Der Wesenskern der Partei, der sich in Parteiprogrammen, Beschlüssen und der Auswahl der Führungsspitze ausdrücke, bereite ihm vor allem Sorgen, sagte Kretschmer. Hier gebe es eine so eindeutige Radikalisierung, die der Grund sei, warum eine Zusammenarbeit falsch sei.

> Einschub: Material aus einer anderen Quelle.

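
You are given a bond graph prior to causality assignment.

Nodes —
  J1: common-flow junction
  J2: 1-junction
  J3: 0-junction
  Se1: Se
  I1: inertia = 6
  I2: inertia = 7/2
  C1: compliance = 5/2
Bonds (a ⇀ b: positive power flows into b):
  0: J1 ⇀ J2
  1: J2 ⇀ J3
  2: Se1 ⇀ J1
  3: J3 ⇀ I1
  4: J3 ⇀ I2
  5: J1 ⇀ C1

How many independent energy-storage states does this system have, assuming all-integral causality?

3  (C1, I1, I2 all integral)

#2 stroke→J1  (Se1 fixes effort; stroke away)
#3 stroke→I1  (I1 outputs flow p/I1)
#4 stroke→I2  (prefer integral on I2)
#1 stroke→J3  (only one effort-in slot at J3)
#0 stroke→J2  (common-f at J2 fixed by 1)
#5 stroke→J1  (J1 flow already set via bond 0)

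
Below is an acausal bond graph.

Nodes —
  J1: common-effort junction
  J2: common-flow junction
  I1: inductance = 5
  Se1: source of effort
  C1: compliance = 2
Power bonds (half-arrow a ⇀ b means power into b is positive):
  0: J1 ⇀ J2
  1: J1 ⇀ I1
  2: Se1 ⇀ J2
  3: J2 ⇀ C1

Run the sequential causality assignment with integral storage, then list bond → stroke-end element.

bond 2 stroke at J2  (Se1 fixes effort; stroke away)
bond 1 stroke at I1  (prefer integral on I1)
bond 0 stroke at J1  (J1 needs exactly one e-in)
bond 3 stroke at J2  (J2 flow already set via bond 0)

bond 0 stroke at J1
bond 1 stroke at I1
bond 2 stroke at J2
bond 3 stroke at J2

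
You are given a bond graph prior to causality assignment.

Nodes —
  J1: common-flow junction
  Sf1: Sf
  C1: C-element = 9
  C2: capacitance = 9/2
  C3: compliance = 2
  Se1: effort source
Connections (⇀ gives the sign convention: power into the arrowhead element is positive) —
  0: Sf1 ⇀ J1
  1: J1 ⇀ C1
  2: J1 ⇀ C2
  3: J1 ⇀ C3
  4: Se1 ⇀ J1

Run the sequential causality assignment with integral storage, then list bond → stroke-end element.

β0 →Sf1  (Sf1: flow source, stroke at near end)
β4 →J1  (Se1 (Se) sets effort on bond)
β1 →J1  (J1: bond 0 brought flow, rest push out)
β2 →J1  (common-f at J1 fixed by 0)
β3 →J1  (J1 flow already set via bond 0)

b0 stroke→Sf1
b1 stroke→J1
b2 stroke→J1
b3 stroke→J1
b4 stroke→J1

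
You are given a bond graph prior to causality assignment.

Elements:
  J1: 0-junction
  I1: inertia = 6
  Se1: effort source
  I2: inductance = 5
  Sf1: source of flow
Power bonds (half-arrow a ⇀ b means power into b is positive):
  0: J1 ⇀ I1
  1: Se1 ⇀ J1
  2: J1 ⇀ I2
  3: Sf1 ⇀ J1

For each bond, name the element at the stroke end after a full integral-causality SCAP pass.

#0 stroke at I1
#1 stroke at J1
#2 stroke at I2
#3 stroke at Sf1

β1 stroke→J1  (source Se1 imposes e)
β3 stroke→Sf1  (Sf1 (Sf) sets flow on bond)
β0 stroke→I1  (0-jn J1 has e-setter on 1)
β2 stroke→I2  (J1: bond 1 brought effort, rest push out)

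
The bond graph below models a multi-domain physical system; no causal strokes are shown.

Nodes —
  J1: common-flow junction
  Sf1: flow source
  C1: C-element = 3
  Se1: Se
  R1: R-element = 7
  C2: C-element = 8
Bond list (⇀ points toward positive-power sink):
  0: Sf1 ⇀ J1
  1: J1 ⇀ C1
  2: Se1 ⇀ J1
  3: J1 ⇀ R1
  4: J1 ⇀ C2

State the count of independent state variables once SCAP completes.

b0 |Sf1  (Sf1 fixes flow; stroke at Sf1)
b2 |J1  (Se1 (Se) sets effort on bond)
b1 |J1  (J1: bond 0 brought flow, rest push out)
b3 |J1  (J1 flow already set via bond 0)
b4 |J1  (J1: bond 0 brought flow, rest push out)

2  (C1, C2 all integral)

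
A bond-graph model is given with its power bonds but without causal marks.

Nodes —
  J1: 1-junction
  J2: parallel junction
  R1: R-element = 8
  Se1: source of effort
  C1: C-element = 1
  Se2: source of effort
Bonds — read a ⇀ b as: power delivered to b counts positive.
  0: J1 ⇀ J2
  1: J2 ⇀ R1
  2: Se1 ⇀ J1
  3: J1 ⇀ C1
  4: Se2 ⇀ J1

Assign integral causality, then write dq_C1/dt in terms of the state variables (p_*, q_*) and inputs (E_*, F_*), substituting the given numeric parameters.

dq_C1/dt = E_Se1/8 + E_Se2/8 - q_C1/8

bond 2 →J1  (source Se1 imposes e)
bond 4 →J1  (source Se2 imposes e)
bond 3 →J1  (C1 outputs effort q/C1)
bond 0 →J2  (J1: last free bond brings flow in)
bond 1 →R1  (common-e at J2 fixed by 0)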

„Die AfD ist eben gerade keine normale demokratische Partei. Sie ist im Gegenteil eine radikal populistische Partei, die die vielen Werte unseres anständigen Zusammenlebens missachtet.“ In der AfD hätten die rechtsextremen Kräfte immer mehr Auftrieb bekommen. „Es muss jedem klar sein, was der Wesenskern dieser Truppe ist.“

Tobias Hans (CDU), damaliger saarländischer Ministerpräsident, gibt ein Pressestatement ab.

© dpa/Oliver Dietze

Saarländischer Ex-Ministerpräsident äußert Zweifel an der Eignung von Merz als Kanzlerkandidat

Der ehemalige saarländische Ministerpräsident Tobias Hans (CDU) hat Zweifel an der Eignung von Friedrich Merz als Kanzlerkandidat geäußert und dem CDU-Chef mangelnde Führungskraft attestiert. Dem Magazin „Stern“ sagte Hans auf die Frage, ob Merz noch der richtige Vorsitzende sei: „Mittlerweile muss man vor jedem Sommerinterview zittern, weil man nicht weiß, was am Ende dabei herauskommt.

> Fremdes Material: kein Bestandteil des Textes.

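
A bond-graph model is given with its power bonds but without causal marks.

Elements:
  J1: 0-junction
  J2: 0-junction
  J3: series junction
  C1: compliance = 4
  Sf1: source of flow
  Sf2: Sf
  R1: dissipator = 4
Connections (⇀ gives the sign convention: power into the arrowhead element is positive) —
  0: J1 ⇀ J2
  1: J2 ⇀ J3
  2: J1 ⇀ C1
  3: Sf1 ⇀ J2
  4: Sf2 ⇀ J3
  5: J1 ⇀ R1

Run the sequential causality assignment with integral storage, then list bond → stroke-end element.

β3 stroke→Sf1  (Sf1 fixes flow; stroke at Sf1)
β4 stroke→Sf2  (source Sf2 imposes f)
β1 stroke→J3  (1-jn J3 has f-setter on 4)
β0 stroke→J2  (J2 needs exactly one e-in)
β2 stroke→J1  (C1 integral (e out))
β5 stroke→R1  (0-jn J1 has e-setter on 2)

bond 0 |J2
bond 1 |J3
bond 2 |J1
bond 3 |Sf1
bond 4 |Sf2
bond 5 |R1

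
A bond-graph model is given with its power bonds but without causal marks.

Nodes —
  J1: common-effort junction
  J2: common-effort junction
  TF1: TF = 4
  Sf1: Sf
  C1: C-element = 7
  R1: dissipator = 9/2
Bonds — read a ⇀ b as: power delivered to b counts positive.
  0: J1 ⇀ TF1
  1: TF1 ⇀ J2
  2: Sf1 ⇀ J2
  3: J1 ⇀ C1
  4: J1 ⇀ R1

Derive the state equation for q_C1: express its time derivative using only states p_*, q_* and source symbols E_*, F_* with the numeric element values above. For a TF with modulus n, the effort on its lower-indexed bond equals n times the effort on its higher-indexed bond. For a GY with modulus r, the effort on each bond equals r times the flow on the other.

dq_C1/dt = F_Sf1/4 - 2*q_C1/63

b2 |Sf1  (Sf1 (Sf) sets flow on bond)
b1 |J2  (only one effort-in slot at J2)
b0 |TF1  (through TF1, causality passes straight; one stroke at TF1)
b3 |J1  (C1 integral (e out))
b4 |R1  (J1 effort already set via bond 3)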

Ich möchte mir ehrlich gesagt nicht vorstellen, dass ein von der CDU gestellter Bundeskanzler solche Sorgen hervorruft.“ Hans fügte hinzu: „Und wenn jemand das erklärte Ziel hatte, die AfD zu halbieren - und die sich dann aber locker verdoppelt - dann ist das zumindest kein Ausweis für Erfolg.

Und auch der Wechsel eines Generalsekretärs, nach nur eineinhalb Jahren, spricht nicht für Führungsstärke“, sagte Hans mit Blick auf den Wechsel von Mario Czaja zu Carsten Linnemann auf dem Posten des Generalsekretärs.

Äußerungen von Merz im ZDF-Sommerinterview zum Umgang mit der AfD auf kommunaler Ebene waren von vielen als Aufweichung der klaren Abgrenzung der CDU zu der rechtspopulistischen Partei interpretiert worden. Merz nannte am Montag solche Vorwürfe abwegig und machte deutlich, dass auch aus seiner Sicht der Unvereinbarkeitsbeschluss seiner Partei gelte und es auch auf kommunaler Ebene keine Zusammenarbeit der CDU mit der AfD gebe. Für seine Äußerungen vom Sonntag hatte Merz auch in den eigenen Reihen viel Kritik geerntet.

AfD ist „politischer Feind“

Hans betonte, die CDU müsse einen Konsens mit demokratischen Parteien suchen und nicht mit der AfD, die er als „politischen Feind“ bezeichnete. Er schlug dabei ausdrücklich einen Bogen zum Ende der Weimarer Republik. „Nun wird es schwer, dass ein Kreisvorsitzender oder Bezirksvorsitzender der Ortsebene aufgibt, keinen Ortsvorsteher mit der AfD zu wählen.

Genauso hat schleichend das Versagen eines kompletten Staates in der Weimarer Republik begonnen und zu schrecklichen Dingen geführt, die im deutschen Namen über die Welt gebracht worden sind. Ich kann nur daran erinnern, dass auch die NSDAP in demokratischen Wahlen gewählt wurde. Die AfD steht bundesweit nun bei 22 Prozent. Es ist nicht fünf vor zwölf, sondern fünf nach zwölf. Das muss auch Friedrich Merz endlich sehen“, mahnte Hans.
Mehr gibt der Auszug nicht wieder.